I don't think there's any one secret as to how to stay married for a lifetime. Ask 100 people and you'll probably get 100 answers. But the subject of the priest's homily, "on this day I will marry my friend," rang true to me. He didn't say BFF, or "soul mate." Words that are pretty over-used if you ask me. He said simply and plainly "friend." And again, ask 100 people for a definition of friend and you'll get answers that run the gamut from pal to "I can't live without him/her." The truth is, having and being a spouse could, at any point in time be synonymous with each of those definitions.
So what the priest wished for this couple was the company, the encouragement, the confidence, and the love of a friend. For any couple embarking on a journey with a new husband or wife, these are pretty good qualities to have in your back pocket. You'll discover what works - and doesn't - along the way. Yet in each situation if you you remember to stick close, be a cheerleader, believe in your partner no matter what, and love through it all even if it hurts, I believe that while you might not be able to jump over every obstacle in the road, you'll find a joint solution as to how to skip around it.
In our church when someone is baptized the congregation is asked to make the same promises. I think, after watching today's wedding, that every few years married couples should have to re-commit to those vows, now covered in blood, sweat, tears and perhaps baby poo, they made in a moment of satin and lace.
I couldn't help but think of my own weddings. Yeh, sadly, that would be more than one. When I first got married, I was 18 years old, full of hopes and dreams and naive love that only teenagers can possess with such assurance. Somewhere around the 15 year mark what was supposed to last a lifetime began to break into pieces. It takes two to make a marriage and it takes two for one to break up. But I still carry a good bit of shame and responsibility for not "making" it work.
And then when I least expected it, I found someone else to share my life. We said, "I do" to each other in front of a can of peas boiling on the stove. And, as some long time blog followers may remember, Sweetie and I stood before a preacher, his wife, his son, the cleaning lady and God to say, "I do" again a few years later.

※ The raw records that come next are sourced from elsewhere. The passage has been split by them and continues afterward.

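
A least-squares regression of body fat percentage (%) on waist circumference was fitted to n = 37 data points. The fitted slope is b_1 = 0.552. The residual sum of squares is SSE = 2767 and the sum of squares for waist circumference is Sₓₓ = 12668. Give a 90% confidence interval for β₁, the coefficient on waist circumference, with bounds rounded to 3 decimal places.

(0.419, 0.685)

MSE = SSE/(n − 2) = 2767/35 = 79.0571.
SE(b_1) = √(MSE/Sₓₓ) = √(79.0571/12668) = 0.0789981.
df = n − 2 = 35.
t* = t_{0.05, 35} = 1.689572.
Margin = t* × SE = 1.689572 × 0.0789981 = 0.13347.
CI: 0.552 ± 0.13347 → (0.419, 0.685).
With 90% confidence, each one-unit increase in waist circumference is associated with a change of between 0.419 and 0.685 % in body fat percentage.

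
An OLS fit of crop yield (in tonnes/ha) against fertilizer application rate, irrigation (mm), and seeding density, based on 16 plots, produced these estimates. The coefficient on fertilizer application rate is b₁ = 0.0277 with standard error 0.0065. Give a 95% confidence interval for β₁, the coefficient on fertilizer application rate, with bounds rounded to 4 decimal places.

(0.0135, 0.0419)

df = n − k − 1 = 16 − 3 − 1 = 12.
t* = t_{0.025, 12} = 2.178813.
Margin = t* × SE = 2.178813 × 0.0065 = 0.014162.
CI: 0.0277 ± 0.014162 → (0.0135, 0.0419).
With 95% confidence, each one-unit increase in fertilizer application rate is associated with a change of between 0.0135 and 0.0419 tonnes/ha in crop yield, holding the other predictors fixed.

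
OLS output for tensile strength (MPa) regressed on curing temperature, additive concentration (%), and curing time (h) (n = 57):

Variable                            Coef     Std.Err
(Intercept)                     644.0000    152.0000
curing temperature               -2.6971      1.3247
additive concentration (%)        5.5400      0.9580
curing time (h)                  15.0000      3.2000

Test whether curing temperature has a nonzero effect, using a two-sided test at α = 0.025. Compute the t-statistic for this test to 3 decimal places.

Read off: b = -2.6971, SE = 1.3247 for curing temperature.
H₀: β₁ = 0 vs H₁: β₁ ≠ 0.
t = -2.6971 / 1.3247 = -2.036.
df = n − k − 1 = 57 − 3 − 1 = 53.
Two-sided p ≈ 0.0468, which is ≥ 0.025, so fail to reject H₀.
The data do not give significant evidence of an association between curing temperature and tensile strength, after adjusting for the other predictors.

t = -2.036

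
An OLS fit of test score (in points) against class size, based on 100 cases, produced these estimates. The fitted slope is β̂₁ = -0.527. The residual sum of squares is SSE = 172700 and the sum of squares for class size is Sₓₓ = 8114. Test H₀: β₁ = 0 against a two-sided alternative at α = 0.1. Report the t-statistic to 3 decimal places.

t = -1.131

MSE = SSE/(n − 2) = 172700/98 = 1762.24.
SE(β̂₁) = √(MSE/Sₓₓ) = √(1762.24/8114) = 0.466032.
t = -0.527 / 0.466032 = -1.131.
df = n − 2 = 98.
Two-sided p ≈ 0.2609, which is ≥ 0.1, so fail to reject H₀.
The data do not give significant evidence of an association between class size and test score.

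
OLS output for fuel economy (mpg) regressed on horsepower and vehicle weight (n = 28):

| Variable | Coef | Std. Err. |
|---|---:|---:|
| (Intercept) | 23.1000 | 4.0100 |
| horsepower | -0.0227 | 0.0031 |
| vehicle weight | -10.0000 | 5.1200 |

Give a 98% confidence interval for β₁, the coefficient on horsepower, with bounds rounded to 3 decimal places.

(-0.030, -0.015)

Read off: b = -0.0227, SE = 0.0031 for horsepower.
df = n − k − 1 = 28 − 2 − 1 = 25.
t* = t_{0.01, 25} = 2.485107.
Margin = t* × SE = 2.485107 × 0.0031 = 0.00770.
CI: -0.0227 ± 0.00770 → (-0.030, -0.015).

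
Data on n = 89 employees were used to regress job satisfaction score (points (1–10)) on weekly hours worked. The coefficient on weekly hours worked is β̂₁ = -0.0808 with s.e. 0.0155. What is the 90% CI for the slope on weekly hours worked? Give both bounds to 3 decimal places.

(-0.107, -0.055)

df = n − 2 = 89 − 2 = 87.
t* = t_{0.05, 87} = 1.662557.
Margin = t* × SE = 1.662557 × 0.0155 = 0.02577.
CI: -0.0808 ± 0.02577 → (-0.107, -0.055).
With 90% confidence, each one-unit increase in weekly hours worked is associated with a change of between -0.107 and -0.055 points (1–10) in job satisfaction score.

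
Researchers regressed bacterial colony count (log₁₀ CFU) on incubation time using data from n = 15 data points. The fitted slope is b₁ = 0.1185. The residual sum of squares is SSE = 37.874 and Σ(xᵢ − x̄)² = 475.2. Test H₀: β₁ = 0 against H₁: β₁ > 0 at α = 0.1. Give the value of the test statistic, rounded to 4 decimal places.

MSE = SSE/(n − 2) = 37.874/13 = 2.91338.
SE(b₁) = √(MSE/Sₓₓ) = √(2.91338/475.2) = 0.0782998.
t = 0.1185 / 0.0782998 = 1.5134.
df = n − 2 = 13.
One-sided p ≈ 0.0771, which is < 0.1, so reject H₀.
There is evidence that the true slope on incubation time is positive.

t = 1.5134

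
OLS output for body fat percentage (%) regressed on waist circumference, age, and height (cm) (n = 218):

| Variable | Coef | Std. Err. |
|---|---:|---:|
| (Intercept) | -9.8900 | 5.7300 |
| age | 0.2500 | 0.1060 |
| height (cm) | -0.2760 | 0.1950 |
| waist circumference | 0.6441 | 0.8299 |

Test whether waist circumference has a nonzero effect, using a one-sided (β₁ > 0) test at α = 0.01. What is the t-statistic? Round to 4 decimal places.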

Back then we were more than a couple. We were a triangle. Dad was very much in the picture, and no matter which side of the triangle was up, there was always some kind of tension on the other sides. Despite a trial by fire, of all the things Sweetie is to me, he is most often a friend who stops whatever he's doing to hold me, or lays his book on his chest to listen, or says, "okay, let's do it," without even knowing what "it" is.
I forget that sometimes. Especially lately when I've been experiencing complicated or secondary grief. Fancy words that mean I'm a bundle of nerves and emotions and don't always see beyond my own nose. For example, yesterday we went to Walmart. He went one way and I went another. When he called to tell me he'd already checked out, I hurried to the cash register. (Hurry, late on a Friday afternoon could be a misnomer. There's no hurrying when the lines are long and there aren't enough checkers.) We hooked up at the car, piled our purchases into the trunk, listened to NPR on the way home, then he went to his office and I went to my chair. I'm afraid we've become "old married people" without even knowing it.
Later at dinner, Sweetie told me a story about how he helped pay for a woman's groceries. Not in a tooting his own horn kind of way, like I might. But with the nonchalance of someone who did something nice for a stranger because he felt it in his heart to do so. Even as I began to cry at his tenderness, I chastised him for not telling me in the car. Then I realized how modest he was about sharing the story at all. My heart burst open with love for the man I call husband. And I remembered how important it is to see my husband as he really is - kind, compassionate, humble - and not just as the person who shares a house with me. I thought about how much I like to be with people who do nice things with no expectations. How even my isolated world is full of blog friends who set this example for me every day. And I remembered how delightful it is to be on this journey with a man I am honored to call my friend.